Witness Against Torture is coordinating national call-in days for U.S. citizens to plead with Attorney General Holder and President Obama to withdraw the Bush administration’s appeal. Earlier this week, a group dressed in orange jumpsuits and black hoods processed from the White House to the Justice Department to raise awareness of this campaign. (See video here.)
TAKE ACTION: Call the White House at 202-456-1111 and the Justice Department at 202-514-2001. Your message: 1) Thank you for the executive order to shut down Guantanamo. 2) The Obama administration should drop the Bush administration's appeal of Judge Urbina's order to release the 17 Uighurs into the United States.
You can also send an email to the White House.

The call-in effort is part of the 100 Days Campaign to Close Guantanamo and End Torture, which began a daily vigil from 11 a.m. to 1 p.m. in front of the White House on January 21. The vigil will continue until April 30, the first 100 days of Obama’s administration.

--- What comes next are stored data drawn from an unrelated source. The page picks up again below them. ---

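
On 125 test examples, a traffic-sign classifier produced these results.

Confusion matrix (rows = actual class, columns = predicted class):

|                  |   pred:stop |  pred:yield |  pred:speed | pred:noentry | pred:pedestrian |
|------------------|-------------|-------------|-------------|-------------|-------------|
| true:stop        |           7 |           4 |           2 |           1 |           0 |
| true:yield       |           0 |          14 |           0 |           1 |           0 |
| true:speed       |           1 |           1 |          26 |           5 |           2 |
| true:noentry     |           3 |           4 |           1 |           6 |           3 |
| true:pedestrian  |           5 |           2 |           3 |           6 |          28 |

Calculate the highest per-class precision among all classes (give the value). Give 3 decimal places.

0.848

Per-class precision (TP/(TP+FP)):
  stop: TP=7, FP=0+1+3+5=9 → 7/16 = 0.4375
  yield: TP=14, FP=4+1+4+2=11 → 14/25 = 0.5600
  speed: TP=26, FP=2+0+1+3=6 → 26/32 = 0.8125
  noentry: TP=6, FP=1+1+5+6=13 → 6/19 = 0.3158
  pedestrian: TP=28, FP=0+0+2+3=5 → 28/33 = 0.8485
Highest is class 'pedestrian' with precision = 0.848.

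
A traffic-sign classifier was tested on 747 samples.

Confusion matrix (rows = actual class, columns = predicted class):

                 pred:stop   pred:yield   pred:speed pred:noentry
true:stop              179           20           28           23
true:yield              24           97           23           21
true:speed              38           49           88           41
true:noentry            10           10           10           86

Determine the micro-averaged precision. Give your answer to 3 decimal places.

Micro-averaging pools counts across classes: ΣTP=450, ΣFP=297, ΣFN=297.
Micro-precision = TP/(TP+FP) on pooled counts = 0.602 (equals overall accuracy in single-label multiclass).

0.602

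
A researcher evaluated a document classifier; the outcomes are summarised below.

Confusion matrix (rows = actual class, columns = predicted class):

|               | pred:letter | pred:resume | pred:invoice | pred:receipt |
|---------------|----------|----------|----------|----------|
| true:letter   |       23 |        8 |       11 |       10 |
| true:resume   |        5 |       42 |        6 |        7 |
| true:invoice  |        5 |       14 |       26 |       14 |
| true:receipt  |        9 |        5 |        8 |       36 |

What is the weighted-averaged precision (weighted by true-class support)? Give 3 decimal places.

0.551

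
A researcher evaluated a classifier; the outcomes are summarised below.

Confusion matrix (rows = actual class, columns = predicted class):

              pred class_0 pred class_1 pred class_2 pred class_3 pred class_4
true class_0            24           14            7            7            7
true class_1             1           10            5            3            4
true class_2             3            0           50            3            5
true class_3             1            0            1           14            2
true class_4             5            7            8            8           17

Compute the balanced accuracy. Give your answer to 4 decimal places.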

“Every new day of imprisonment without charge is another cruel injustice for all the men held at Guantanamo, but especially for the Uighurs, who have already been exonerated and ordered released by a U.S. court of law,” said Carmen Trotta of Witness Against Torture. “At the vigil, when we tell bystanders about the hopeless political limbo these men are in, they are outraged too. We’re only asking for the change President Obama promised: restoration of the rule of law.”
All three branches of the federal government acknowledge that the Uighurs were never “enemy combatants” against the U.S. - they were sold to U.S. forces by bounty hunters. The Justice Department under the Bush administration immediately appealed Urbina’s ruling, however, and the Uighurs have remained imprisoned under maximum security conditions.